Case ID: ad2d_237/html/0130-01.html
Source: Caselaw Access Project
Author: {"author": "", "license": "Public Domain", "url": "https://static.case.law/"}
Date Created: 2024-08-24T03:29:51.129683

In the Matter of Maria Quintana, Respondent, v Juan Quintana, Appellant.
    [654 NYS2d 27]
   Order, Family Court, New York County (Leah Marks, J.), entered March 20, 1996, which, after a hearing, granted petitioner’s application for an order of protection and, inter alia, directed respondent to stay away from petitioner and their marital residence, unanimously affirmed, without costs.

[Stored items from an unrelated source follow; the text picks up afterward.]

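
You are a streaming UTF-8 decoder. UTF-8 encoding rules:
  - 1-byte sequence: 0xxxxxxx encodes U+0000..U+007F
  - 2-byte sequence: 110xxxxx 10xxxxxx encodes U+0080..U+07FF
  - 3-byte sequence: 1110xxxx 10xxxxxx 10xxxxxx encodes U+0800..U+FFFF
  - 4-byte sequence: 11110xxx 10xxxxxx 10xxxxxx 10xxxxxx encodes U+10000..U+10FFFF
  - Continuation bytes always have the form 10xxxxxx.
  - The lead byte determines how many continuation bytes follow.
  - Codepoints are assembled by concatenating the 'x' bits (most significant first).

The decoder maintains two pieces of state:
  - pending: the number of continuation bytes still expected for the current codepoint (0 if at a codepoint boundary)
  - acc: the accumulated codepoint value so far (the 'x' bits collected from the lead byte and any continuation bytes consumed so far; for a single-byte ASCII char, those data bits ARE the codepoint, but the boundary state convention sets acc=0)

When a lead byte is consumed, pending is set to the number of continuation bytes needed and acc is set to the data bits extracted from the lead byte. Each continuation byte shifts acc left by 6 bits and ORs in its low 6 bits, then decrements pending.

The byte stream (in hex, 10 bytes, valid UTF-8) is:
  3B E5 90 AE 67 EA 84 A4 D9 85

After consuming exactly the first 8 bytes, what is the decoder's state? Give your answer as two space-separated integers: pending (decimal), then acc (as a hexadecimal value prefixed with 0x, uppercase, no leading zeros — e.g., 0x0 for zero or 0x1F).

Byte[0]=3B: 1-byte. pending=0, acc=0x0
Byte[1]=E5: 3-byte lead. pending=2, acc=0x5
Byte[2]=90: continuation. acc=(acc<<6)|0x10=0x150, pending=1
Byte[3]=AE: continuation. acc=(acc<<6)|0x2E=0x542E, pending=0
Byte[4]=67: 1-byte. pending=0, acc=0x0
Byte[5]=EA: 3-byte lead. pending=2, acc=0xA
Byte[6]=84: continuation. acc=(acc<<6)|0x04=0x284, pending=1
Byte[7]=A4: continuation. acc=(acc<<6)|0x24=0xA124, pending=0

Answer: 0 0xA124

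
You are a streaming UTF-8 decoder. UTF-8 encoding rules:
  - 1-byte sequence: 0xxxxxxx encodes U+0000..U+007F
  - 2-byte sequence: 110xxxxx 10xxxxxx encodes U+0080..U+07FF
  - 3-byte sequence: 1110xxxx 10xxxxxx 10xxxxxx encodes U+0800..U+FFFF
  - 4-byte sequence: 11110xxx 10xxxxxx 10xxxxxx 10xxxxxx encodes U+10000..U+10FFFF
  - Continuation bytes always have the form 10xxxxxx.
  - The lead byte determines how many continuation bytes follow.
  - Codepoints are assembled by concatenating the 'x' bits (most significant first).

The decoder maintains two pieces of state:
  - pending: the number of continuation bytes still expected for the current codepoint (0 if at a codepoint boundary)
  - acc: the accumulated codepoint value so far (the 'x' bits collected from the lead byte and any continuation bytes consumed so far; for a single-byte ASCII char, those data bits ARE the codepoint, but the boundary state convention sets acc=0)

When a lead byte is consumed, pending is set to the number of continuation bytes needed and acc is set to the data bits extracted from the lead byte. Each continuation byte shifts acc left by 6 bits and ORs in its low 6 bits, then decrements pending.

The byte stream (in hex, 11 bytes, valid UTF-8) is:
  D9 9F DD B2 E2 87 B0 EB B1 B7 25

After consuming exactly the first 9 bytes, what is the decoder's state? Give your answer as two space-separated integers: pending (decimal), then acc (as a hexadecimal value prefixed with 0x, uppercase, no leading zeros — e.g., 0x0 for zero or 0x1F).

Byte[0]=D9: 2-byte lead. pending=1, acc=0x19
Byte[1]=9F: continuation. acc=(acc<<6)|0x1F=0x65F, pending=0
Byte[2]=DD: 2-byte lead. pending=1, acc=0x1D
Byte[3]=B2: continuation. acc=(acc<<6)|0x32=0x772, pending=0
Byte[4]=E2: 3-byte lead. pending=2, acc=0x2
Byte[5]=87: continuation. acc=(acc<<6)|0x07=0x87, pending=1
Byte[6]=B0: continuation. acc=(acc<<6)|0x30=0x21F0, pending=0
Byte[7]=EB: 3-byte lead. pending=2, acc=0xB
Byte[8]=B1: continuation. acc=(acc<<6)|0x31=0x2F1, pending=1

Answer: 1 0x2F1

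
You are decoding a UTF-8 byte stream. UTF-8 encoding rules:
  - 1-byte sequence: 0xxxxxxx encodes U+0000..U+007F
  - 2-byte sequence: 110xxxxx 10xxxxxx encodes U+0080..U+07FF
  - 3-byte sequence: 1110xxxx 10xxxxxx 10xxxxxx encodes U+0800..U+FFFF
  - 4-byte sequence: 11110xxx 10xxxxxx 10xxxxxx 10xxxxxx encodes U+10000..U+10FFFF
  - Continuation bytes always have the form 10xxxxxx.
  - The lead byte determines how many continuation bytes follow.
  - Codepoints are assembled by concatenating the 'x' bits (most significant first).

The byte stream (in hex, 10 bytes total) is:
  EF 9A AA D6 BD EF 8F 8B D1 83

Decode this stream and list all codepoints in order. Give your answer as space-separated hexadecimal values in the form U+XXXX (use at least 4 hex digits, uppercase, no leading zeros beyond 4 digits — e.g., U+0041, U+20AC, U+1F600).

Byte[0]=EF: 3-byte lead, need 2 cont bytes. acc=0xF
Byte[1]=9A: continuation. acc=(acc<<6)|0x1A=0x3DA
Byte[2]=AA: continuation. acc=(acc<<6)|0x2A=0xF6AA
Completed: cp=U+F6AA (starts at byte 0)
Byte[3]=D6: 2-byte lead, need 1 cont bytes. acc=0x16
Byte[4]=BD: continuation. acc=(acc<<6)|0x3D=0x5BD
Completed: cp=U+05BD (starts at byte 3)
Byte[5]=EF: 3-byte lead, need 2 cont bytes. acc=0xF
Byte[6]=8F: continuation. acc=(acc<<6)|0x0F=0x3CF
Byte[7]=8B: continuation. acc=(acc<<6)|0x0B=0xF3CB
Completed: cp=U+F3CB (starts at byte 5)
Byte[8]=D1: 2-byte lead, need 1 cont bytes. acc=0x11
Byte[9]=83: continuation. acc=(acc<<6)|0x03=0x443
Completed: cp=U+0443 (starts at byte 8)

Answer: U+F6AA U+05BD U+F3CB U+0443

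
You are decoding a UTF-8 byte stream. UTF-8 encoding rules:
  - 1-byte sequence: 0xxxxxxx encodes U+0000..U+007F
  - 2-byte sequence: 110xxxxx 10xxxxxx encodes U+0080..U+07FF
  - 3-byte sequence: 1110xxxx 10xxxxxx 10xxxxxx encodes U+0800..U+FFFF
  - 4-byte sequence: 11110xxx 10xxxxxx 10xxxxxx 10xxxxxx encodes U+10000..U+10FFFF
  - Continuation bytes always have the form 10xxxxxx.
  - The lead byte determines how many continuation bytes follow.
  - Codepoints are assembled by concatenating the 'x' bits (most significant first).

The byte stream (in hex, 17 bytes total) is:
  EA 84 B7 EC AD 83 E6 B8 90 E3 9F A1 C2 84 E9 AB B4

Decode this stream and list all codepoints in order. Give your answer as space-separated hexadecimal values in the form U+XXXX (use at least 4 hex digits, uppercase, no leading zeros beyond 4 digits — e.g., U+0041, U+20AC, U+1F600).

Answer: U+A137 U+CB43 U+6E10 U+37E1 U+0084 U+9AF4

Derivation:
Byte[0]=EA: 3-byte lead, need 2 cont bytes. acc=0xA
Byte[1]=84: continuation. acc=(acc<<6)|0x04=0x284
Byte[2]=B7: continuation. acc=(acc<<6)|0x37=0xA137
Completed: cp=U+A137 (starts at byte 0)
Byte[3]=EC: 3-byte lead, need 2 cont bytes. acc=0xC
Byte[4]=AD: continuation. acc=(acc<<6)|0x2D=0x32D
Byte[5]=83: continuation. acc=(acc<<6)|0x03=0xCB43
Completed: cp=U+CB43 (starts at byte 3)
Byte[6]=E6: 3-byte lead, need 2 cont bytes. acc=0x6
Byte[7]=B8: continuation. acc=(acc<<6)|0x38=0x1B8
Byte[8]=90: continuation. acc=(acc<<6)|0x10=0x6E10
Completed: cp=U+6E10 (starts at byte 6)
Byte[9]=E3: 3-byte lead, need 2 cont bytes. acc=0x3
Byte[10]=9F: continuation. acc=(acc<<6)|0x1F=0xDF
Byte[11]=A1: continuation. acc=(acc<<6)|0x21=0x37E1
Completed: cp=U+37E1 (starts at byte 9)
Byte[12]=C2: 2-byte lead, need 1 cont bytes. acc=0x2
Byte[13]=84: continuation. acc=(acc<<6)|0x04=0x84
Completed: cp=U+0084 (starts at byte 12)
Byte[14]=E9: 3-byte lead, need 2 cont bytes. acc=0x9
Byte[15]=AB: continuation. acc=(acc<<6)|0x2B=0x26B
Byte[16]=B4: continuation. acc=(acc<<6)|0x34=0x9AF4
Completed: cp=U+9AF4 (starts at byte 14)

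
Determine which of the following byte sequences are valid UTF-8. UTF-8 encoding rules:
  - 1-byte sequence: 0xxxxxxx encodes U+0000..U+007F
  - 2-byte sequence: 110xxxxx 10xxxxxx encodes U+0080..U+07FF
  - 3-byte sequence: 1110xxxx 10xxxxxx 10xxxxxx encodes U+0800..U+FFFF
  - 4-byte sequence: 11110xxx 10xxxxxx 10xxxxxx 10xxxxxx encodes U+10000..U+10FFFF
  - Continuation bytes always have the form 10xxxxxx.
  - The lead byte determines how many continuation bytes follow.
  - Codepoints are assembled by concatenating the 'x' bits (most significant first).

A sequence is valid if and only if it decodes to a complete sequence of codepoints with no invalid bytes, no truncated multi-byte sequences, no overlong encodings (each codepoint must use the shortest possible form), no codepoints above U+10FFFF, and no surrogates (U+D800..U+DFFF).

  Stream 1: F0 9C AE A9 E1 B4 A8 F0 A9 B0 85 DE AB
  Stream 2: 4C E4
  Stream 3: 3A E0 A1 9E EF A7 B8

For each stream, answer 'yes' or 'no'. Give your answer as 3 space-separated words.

Answer: yes no yes

Derivation:
Stream 1: decodes cleanly. VALID
Stream 2: error at byte offset 2. INVALID
Stream 3: decodes cleanly. VALID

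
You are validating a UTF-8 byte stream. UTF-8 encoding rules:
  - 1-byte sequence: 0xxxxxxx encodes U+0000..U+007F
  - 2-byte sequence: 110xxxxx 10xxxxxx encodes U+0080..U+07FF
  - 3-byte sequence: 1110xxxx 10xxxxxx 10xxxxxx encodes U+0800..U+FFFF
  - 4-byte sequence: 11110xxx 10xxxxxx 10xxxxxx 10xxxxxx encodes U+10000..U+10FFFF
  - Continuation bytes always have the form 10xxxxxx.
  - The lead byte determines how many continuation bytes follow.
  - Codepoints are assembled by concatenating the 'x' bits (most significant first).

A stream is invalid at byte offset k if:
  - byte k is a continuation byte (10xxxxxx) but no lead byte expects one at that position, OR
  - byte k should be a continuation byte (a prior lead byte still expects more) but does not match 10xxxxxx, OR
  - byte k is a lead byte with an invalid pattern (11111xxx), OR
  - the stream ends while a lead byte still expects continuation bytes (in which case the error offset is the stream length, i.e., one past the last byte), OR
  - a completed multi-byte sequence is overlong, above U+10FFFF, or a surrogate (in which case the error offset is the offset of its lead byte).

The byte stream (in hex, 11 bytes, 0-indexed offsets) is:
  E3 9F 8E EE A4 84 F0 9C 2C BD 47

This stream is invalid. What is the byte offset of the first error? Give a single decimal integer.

Answer: 8

Derivation:
Byte[0]=E3: 3-byte lead, need 2 cont bytes. acc=0x3
Byte[1]=9F: continuation. acc=(acc<<6)|0x1F=0xDF
Byte[2]=8E: continuation. acc=(acc<<6)|0x0E=0x37CE
Completed: cp=U+37CE (starts at byte 0)
Byte[3]=EE: 3-byte lead, need 2 cont bytes. acc=0xE
Byte[4]=A4: continuation. acc=(acc<<6)|0x24=0x3A4
Byte[5]=84: continuation. acc=(acc<<6)|0x04=0xE904
Completed: cp=U+E904 (starts at byte 3)
Byte[6]=F0: 4-byte lead, need 3 cont bytes. acc=0x0
Byte[7]=9C: continuation. acc=(acc<<6)|0x1C=0x1C
Byte[8]=2C: expected 10xxxxxx continuation. INVALID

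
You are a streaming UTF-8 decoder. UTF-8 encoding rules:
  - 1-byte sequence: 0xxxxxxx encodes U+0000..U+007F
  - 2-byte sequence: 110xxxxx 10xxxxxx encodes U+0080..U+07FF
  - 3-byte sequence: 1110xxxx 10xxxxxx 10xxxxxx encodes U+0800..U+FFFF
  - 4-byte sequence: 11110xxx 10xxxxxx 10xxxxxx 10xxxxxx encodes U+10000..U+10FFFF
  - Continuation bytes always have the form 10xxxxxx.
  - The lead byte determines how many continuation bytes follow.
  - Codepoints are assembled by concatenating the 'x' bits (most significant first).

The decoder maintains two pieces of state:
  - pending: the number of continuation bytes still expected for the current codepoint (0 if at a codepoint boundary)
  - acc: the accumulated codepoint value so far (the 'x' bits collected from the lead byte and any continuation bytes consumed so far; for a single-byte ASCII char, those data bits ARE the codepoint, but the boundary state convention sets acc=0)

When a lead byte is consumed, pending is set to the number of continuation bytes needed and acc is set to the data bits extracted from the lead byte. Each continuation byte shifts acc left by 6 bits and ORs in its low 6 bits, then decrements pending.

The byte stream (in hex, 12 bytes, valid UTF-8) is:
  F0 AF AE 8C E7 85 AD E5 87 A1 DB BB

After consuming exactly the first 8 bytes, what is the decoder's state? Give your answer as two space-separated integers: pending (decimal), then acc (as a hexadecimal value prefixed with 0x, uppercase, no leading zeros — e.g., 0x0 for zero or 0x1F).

Byte[0]=F0: 4-byte lead. pending=3, acc=0x0
Byte[1]=AF: continuation. acc=(acc<<6)|0x2F=0x2F, pending=2
Byte[2]=AE: continuation. acc=(acc<<6)|0x2E=0xBEE, pending=1
Byte[3]=8C: continuation. acc=(acc<<6)|0x0C=0x2FB8C, pending=0
Byte[4]=E7: 3-byte lead. pending=2, acc=0x7
Byte[5]=85: continuation. acc=(acc<<6)|0x05=0x1C5, pending=1
Byte[6]=AD: continuation. acc=(acc<<6)|0x2D=0x716D, pending=0
Byte[7]=E5: 3-byte lead. pending=2, acc=0x5

Answer: 2 0x5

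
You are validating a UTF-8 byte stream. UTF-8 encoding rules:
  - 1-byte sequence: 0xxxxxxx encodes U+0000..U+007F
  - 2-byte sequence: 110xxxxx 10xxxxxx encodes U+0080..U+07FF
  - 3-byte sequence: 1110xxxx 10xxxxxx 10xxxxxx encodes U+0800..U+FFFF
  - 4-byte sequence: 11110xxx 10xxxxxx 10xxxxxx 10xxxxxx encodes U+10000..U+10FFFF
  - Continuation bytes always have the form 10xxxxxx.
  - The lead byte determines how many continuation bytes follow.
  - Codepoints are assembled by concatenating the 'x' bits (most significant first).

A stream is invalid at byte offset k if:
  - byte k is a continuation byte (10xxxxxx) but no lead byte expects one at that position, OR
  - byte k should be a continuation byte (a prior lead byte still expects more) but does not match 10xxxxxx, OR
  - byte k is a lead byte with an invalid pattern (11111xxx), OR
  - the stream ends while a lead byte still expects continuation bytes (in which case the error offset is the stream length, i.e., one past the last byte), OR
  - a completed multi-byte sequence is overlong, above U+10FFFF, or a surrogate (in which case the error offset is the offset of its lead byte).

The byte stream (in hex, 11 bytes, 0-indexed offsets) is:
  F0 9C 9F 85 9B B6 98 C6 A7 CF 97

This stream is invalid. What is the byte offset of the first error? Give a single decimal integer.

Byte[0]=F0: 4-byte lead, need 3 cont bytes. acc=0x0
Byte[1]=9C: continuation. acc=(acc<<6)|0x1C=0x1C
Byte[2]=9F: continuation. acc=(acc<<6)|0x1F=0x71F
Byte[3]=85: continuation. acc=(acc<<6)|0x05=0x1C7C5
Completed: cp=U+1C7C5 (starts at byte 0)
Byte[4]=9B: INVALID lead byte (not 0xxx/110x/1110/11110)

Answer: 4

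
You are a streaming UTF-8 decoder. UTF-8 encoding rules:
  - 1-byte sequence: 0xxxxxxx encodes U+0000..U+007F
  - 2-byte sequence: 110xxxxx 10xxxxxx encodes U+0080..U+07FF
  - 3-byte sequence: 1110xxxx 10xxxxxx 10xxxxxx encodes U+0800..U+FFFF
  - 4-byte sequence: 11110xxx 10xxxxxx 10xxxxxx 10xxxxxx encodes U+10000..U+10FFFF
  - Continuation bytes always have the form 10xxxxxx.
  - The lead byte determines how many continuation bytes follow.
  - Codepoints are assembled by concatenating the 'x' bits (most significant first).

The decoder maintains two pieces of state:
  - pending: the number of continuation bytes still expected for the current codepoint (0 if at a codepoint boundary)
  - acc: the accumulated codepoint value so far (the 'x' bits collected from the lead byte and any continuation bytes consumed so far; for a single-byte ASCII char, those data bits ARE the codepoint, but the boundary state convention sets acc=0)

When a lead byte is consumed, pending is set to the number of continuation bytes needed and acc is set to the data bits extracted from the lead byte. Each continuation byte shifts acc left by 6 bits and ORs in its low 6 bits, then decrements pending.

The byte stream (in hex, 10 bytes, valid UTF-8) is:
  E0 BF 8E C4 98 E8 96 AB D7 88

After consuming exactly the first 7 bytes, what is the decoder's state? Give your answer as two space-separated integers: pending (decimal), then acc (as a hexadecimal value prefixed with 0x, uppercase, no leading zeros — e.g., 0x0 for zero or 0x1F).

Answer: 1 0x216

Derivation:
Byte[0]=E0: 3-byte lead. pending=2, acc=0x0
Byte[1]=BF: continuation. acc=(acc<<6)|0x3F=0x3F, pending=1
Byte[2]=8E: continuation. acc=(acc<<6)|0x0E=0xFCE, pending=0
Byte[3]=C4: 2-byte lead. pending=1, acc=0x4
Byte[4]=98: continuation. acc=(acc<<6)|0x18=0x118, pending=0
Byte[5]=E8: 3-byte lead. pending=2, acc=0x8
Byte[6]=96: continuation. acc=(acc<<6)|0x16=0x216, pending=1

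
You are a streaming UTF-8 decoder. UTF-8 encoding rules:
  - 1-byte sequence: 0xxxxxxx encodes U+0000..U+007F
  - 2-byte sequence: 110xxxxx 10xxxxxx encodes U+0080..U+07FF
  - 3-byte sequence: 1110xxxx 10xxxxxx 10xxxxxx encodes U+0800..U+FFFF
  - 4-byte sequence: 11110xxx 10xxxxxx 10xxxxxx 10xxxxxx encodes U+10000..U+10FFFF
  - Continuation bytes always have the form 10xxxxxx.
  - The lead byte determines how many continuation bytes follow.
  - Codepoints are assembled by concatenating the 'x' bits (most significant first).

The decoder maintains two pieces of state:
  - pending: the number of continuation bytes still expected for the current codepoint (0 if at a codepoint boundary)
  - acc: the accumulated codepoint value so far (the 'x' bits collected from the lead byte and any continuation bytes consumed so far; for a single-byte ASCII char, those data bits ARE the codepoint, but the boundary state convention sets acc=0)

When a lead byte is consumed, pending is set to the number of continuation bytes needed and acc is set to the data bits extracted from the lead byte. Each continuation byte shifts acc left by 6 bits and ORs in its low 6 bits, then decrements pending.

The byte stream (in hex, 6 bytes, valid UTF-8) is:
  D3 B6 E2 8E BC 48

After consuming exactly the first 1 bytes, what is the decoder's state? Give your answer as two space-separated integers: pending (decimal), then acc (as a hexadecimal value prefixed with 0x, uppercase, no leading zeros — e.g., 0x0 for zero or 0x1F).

Byte[0]=D3: 2-byte lead. pending=1, acc=0x13

Answer: 1 0x13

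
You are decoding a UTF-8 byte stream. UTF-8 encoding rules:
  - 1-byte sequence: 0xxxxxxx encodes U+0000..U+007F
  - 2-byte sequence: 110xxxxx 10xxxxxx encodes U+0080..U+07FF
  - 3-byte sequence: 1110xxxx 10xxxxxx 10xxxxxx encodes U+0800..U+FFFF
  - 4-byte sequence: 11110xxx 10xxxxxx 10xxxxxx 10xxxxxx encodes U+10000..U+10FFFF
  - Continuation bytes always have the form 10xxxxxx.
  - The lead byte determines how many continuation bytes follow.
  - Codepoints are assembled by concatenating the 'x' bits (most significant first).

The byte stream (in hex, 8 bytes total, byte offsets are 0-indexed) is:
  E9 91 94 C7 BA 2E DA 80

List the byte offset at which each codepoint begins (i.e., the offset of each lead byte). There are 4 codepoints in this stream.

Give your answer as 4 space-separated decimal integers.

Byte[0]=E9: 3-byte lead, need 2 cont bytes. acc=0x9
Byte[1]=91: continuation. acc=(acc<<6)|0x11=0x251
Byte[2]=94: continuation. acc=(acc<<6)|0x14=0x9454
Completed: cp=U+9454 (starts at byte 0)
Byte[3]=C7: 2-byte lead, need 1 cont bytes. acc=0x7
Byte[4]=BA: continuation. acc=(acc<<6)|0x3A=0x1FA
Completed: cp=U+01FA (starts at byte 3)
Byte[5]=2E: 1-byte ASCII. cp=U+002E
Byte[6]=DA: 2-byte lead, need 1 cont bytes. acc=0x1A
Byte[7]=80: continuation. acc=(acc<<6)|0x00=0x680
Completed: cp=U+0680 (starts at byte 6)

Answer: 0 3 5 6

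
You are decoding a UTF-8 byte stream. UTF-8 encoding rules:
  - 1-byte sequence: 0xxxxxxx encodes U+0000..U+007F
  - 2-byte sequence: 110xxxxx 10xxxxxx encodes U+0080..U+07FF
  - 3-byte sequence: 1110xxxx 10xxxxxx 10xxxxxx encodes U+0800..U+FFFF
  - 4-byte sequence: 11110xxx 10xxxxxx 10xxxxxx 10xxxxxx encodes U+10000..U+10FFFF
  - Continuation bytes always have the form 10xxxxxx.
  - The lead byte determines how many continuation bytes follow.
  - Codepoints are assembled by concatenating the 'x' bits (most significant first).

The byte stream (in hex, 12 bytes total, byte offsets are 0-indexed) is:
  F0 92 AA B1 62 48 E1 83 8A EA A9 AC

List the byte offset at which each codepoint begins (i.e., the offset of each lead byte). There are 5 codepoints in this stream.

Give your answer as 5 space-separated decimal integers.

Answer: 0 4 5 6 9

Derivation:
Byte[0]=F0: 4-byte lead, need 3 cont bytes. acc=0x0
Byte[1]=92: continuation. acc=(acc<<6)|0x12=0x12
Byte[2]=AA: continuation. acc=(acc<<6)|0x2A=0x4AA
Byte[3]=B1: continuation. acc=(acc<<6)|0x31=0x12AB1
Completed: cp=U+12AB1 (starts at byte 0)
Byte[4]=62: 1-byte ASCII. cp=U+0062
Byte[5]=48: 1-byte ASCII. cp=U+0048
Byte[6]=E1: 3-byte lead, need 2 cont bytes. acc=0x1
Byte[7]=83: continuation. acc=(acc<<6)|0x03=0x43
Byte[8]=8A: continuation. acc=(acc<<6)|0x0A=0x10CA
Completed: cp=U+10CA (starts at byte 6)
Byte[9]=EA: 3-byte lead, need 2 cont bytes. acc=0xA
Byte[10]=A9: continuation. acc=(acc<<6)|0x29=0x2A9
Byte[11]=AC: continuation. acc=(acc<<6)|0x2C=0xAA6C
Completed: cp=U+AA6C (starts at byte 9)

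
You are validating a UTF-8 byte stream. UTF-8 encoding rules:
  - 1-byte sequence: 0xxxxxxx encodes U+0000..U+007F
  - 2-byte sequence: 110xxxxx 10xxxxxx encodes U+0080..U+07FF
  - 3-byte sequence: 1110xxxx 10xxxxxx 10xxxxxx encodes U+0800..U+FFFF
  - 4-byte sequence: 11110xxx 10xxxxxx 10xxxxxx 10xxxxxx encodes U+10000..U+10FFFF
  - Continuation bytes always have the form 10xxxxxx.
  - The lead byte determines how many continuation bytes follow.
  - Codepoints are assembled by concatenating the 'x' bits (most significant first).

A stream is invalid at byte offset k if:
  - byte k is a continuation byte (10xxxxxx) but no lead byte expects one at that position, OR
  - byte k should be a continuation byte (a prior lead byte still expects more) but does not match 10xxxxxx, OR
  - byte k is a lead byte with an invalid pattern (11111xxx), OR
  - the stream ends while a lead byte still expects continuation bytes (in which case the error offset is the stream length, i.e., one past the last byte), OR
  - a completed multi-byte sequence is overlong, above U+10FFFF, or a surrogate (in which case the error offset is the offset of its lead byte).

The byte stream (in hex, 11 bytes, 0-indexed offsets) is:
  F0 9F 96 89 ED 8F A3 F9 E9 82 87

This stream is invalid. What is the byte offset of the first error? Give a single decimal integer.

Byte[0]=F0: 4-byte lead, need 3 cont bytes. acc=0x0
Byte[1]=9F: continuation. acc=(acc<<6)|0x1F=0x1F
Byte[2]=96: continuation. acc=(acc<<6)|0x16=0x7D6
Byte[3]=89: continuation. acc=(acc<<6)|0x09=0x1F589
Completed: cp=U+1F589 (starts at byte 0)
Byte[4]=ED: 3-byte lead, need 2 cont bytes. acc=0xD
Byte[5]=8F: continuation. acc=(acc<<6)|0x0F=0x34F
Byte[6]=A3: continuation. acc=(acc<<6)|0x23=0xD3E3
Completed: cp=U+D3E3 (starts at byte 4)
Byte[7]=F9: INVALID lead byte (not 0xxx/110x/1110/11110)

Answer: 7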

Family Court’s findings of harassment and attempted assault are supported by a preponderance of the evidence showing that respondent, among other things, hit petitioner with a thick piece of rubber, threw her against the wall, and dragged her out of bed and onto the floor. Such "oifensive and frightening” conduct justified the disposition directing respondent to stay away from the marital residence as reasonably necessary to provide meaningful protection and to eradicate the root of the family disturbance (Matter of Amy Cohen L. v Howard N. L., 222 AD2d 677; Merola v Merola, 146 AD2d 611). There is no merit to respondent’s contention that Family Court was required to hold a separate dispositional hearing where the court did receive and consider the type of evidence that would have been admitted at a dispositional hearing had the court formally chosen to bifurcate the matter (Family Ct Act § 835). Concur—Sullivan, J. P., Rosenberger, Tom and Andrias, JJ.